I believe there is a back-story. About 20 years ago, RI Resource Recovery Corp. made a very expensive purchase of a single stream sorting machine from Holland, which is supposed to sort the various kinds of recoverable, recyclable trash — and assist the machine operators in sorting this stuff. If you know anything about the Dutch, you know that they are some of the tidiest people on the face of the earth. Without a doubt, the Dutch put the right trash into the right barrels, so that a machine like this can do its job effectively. Americans have no such tradition of tidiness, civic or personal.. So I suspect that this single stream Dutch approach is the wrong one for us. Tours of the facility in Johnston are available to the public, and you can see the operators desperately pulling inappropriate trash out of the recycling stream as it heads up the conveyor belt. They are overwhelmed, and no doubt they miss a lot. That is why they cannot be bothered to deal with trucks from Providence that show huge piles of the wrong recyclables in the recycle loads. (The contamination of American recycling streams is why the Chinese will no longer take American trash for recycling.)

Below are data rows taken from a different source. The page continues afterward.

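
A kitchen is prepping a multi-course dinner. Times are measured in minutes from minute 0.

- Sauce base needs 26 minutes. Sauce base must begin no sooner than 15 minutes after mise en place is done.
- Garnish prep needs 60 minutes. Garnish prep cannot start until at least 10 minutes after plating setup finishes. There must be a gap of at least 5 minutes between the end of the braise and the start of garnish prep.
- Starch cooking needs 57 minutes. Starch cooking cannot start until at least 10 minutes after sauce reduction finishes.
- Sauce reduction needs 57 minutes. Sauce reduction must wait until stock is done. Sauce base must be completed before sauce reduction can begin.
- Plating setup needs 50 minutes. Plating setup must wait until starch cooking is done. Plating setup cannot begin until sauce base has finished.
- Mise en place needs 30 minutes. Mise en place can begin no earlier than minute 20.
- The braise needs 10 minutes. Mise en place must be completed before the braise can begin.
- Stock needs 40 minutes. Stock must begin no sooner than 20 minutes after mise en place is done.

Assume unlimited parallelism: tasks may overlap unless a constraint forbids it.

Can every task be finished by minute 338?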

In Massachusetts, the recycle stream at least separates paper & cardboard from plastic, foil & glass. It would probably simplify and improve RI recycling if paper was collected separately, although the logistics of the barrels would have to be restructured. If Providence recycling trucks are being turned away and directed straight to the landfill, the system we have now is hardly better than no recycling at all. (John Woolsey)
Emily Smith has been a volunteer writer for the Providence Eye since 2023. She works in the field of social impact and lives in East Providence.